O que fazer com sentimentos que ficam retidos em nossos corações e que não mais podem ser partilhados? Ao longo dos anos venho utilizando truques para driblar essa tal saudade: voo com borboletas coloridas, debato planos e projetos sentada no final do arco íris. Aproveito as tempestades para limpar a alma fazendo com que a chuva carregue minhas dores, angústias e rancores. Pego carona com o melhor maratonista do mundo para que juntos possamos vencer os obstáculos dessa grande competição que é a vida. Dou gargalhadas com as crianças e me embebedo com a sabedoria dos idosos. E em cada situação carrego junto os afetos que me foram roubados ao longo do tempo.

Cada amor, cada familiar, cada amigo que fisicamente não mais se encontra ao meu lado embarca comigo nessas viagens. Alguns, mais inteligentes do que eu, claro, voam muito mais alto do que as borboletas; outros, já de posse do pote mágico, fazem do arco Iris o seu novo projeto; um terceiro grupo provoca um tsunami acabando de vez com as dores da alma; enquanto espertos maratonistas não se preocupam com pódio porque sempre cruzam a linha de chegada da grande corrida da vida inteiros, fortes e prontos para novas competições. Ainda tem aqueles que traçam seu caminho de mãos dadas com a pureza infantil e a sapiência da maturidade.
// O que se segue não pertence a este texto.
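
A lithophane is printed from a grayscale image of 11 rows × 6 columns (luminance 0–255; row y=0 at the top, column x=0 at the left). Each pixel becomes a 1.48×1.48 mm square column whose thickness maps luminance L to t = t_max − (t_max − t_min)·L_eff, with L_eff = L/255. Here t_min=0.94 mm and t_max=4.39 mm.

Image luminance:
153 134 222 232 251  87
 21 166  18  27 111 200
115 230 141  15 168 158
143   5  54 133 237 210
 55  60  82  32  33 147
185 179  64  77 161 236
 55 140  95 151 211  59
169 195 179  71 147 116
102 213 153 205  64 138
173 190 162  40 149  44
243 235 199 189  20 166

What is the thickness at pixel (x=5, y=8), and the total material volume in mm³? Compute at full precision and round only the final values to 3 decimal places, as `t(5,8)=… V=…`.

span = t_max - t_min = 4.39 - 0.94 = 3.450
L(5,8) = 138, L_eff = 138/255 = 0.541176
t(5,8) = 4.39 - 3.450·0.541176 = 2.523
Σt over all 11·6 pixels = 289813/1700 ≈ 170.4782353
V = pitch²·Σt = 1.48²·289813/1700 = 373.416

t(5,8)=2.523 V=373.416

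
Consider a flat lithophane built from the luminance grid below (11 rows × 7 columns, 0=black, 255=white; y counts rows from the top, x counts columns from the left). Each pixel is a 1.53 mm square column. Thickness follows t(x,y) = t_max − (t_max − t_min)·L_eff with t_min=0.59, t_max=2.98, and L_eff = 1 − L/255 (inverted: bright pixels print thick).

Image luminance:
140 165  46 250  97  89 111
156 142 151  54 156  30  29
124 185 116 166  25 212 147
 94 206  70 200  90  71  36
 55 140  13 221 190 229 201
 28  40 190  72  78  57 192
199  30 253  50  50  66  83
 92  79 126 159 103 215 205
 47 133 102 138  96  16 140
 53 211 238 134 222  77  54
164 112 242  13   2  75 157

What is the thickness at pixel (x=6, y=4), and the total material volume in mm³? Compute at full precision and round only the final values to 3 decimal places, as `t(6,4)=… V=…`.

t(6,4)=2.474 V=308.197

span = t_max - t_min = 2.98 - 0.59 = 2.390
L(6,4) = 201, L_eff = 1 - 201/255 = 0.211765 (inverted)
t(6,4) = 2.98 - 2.390·0.211765 = 2.474
Σt over all 11·7 pixels = 671453/5100 ≈ 131.6574510
V = pitch²·Σt = 1.53²·671453/5100 = 308.197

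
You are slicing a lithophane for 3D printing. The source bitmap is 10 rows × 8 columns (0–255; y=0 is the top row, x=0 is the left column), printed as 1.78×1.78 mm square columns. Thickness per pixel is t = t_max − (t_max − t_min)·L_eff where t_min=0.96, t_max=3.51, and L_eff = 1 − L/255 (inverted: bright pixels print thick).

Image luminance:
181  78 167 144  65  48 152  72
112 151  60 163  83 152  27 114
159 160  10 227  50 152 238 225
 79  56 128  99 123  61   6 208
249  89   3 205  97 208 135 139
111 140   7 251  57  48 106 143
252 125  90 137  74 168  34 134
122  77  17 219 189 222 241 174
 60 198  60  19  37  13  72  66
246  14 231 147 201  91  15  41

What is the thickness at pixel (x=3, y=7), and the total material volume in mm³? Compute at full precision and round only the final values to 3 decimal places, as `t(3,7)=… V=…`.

span = t_max - t_min = 3.51 - 0.96 = 2.550
L(3,7) = 219, L_eff = 1 - 219/255 = 0.141176 (inverted)
t(3,7) = 3.51 - 2.550·0.141176 = 3.150
Σt over all 10·8 pixels = 172.04
V = pitch²·Σt = 1.78²·172.04 = 545.092

t(3,7)=3.150 V=545.092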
Assim convivo com minhas saudades. Não é uma receita, algo que seguimos passo a passo e dá certo; não, não estamos falando de bolo. Gosto de pensar que dentro de cada um existe um mecanismo, uma chave, uma entrada, um segredo de como lidar com essa dor chamada saudade. Algo que possibilite compartilharmos, mesmo em diferentes planos, a vida com aqueles que se foram. Há de chegar uma hora em que vamos parar de contabilizar meses, anos, guerras, terremotos, 11 de setembro, 27 de janeiro e direcionar nossa energia a esse único propósito: desvendar o mistério dessa nova forma de compartilhar.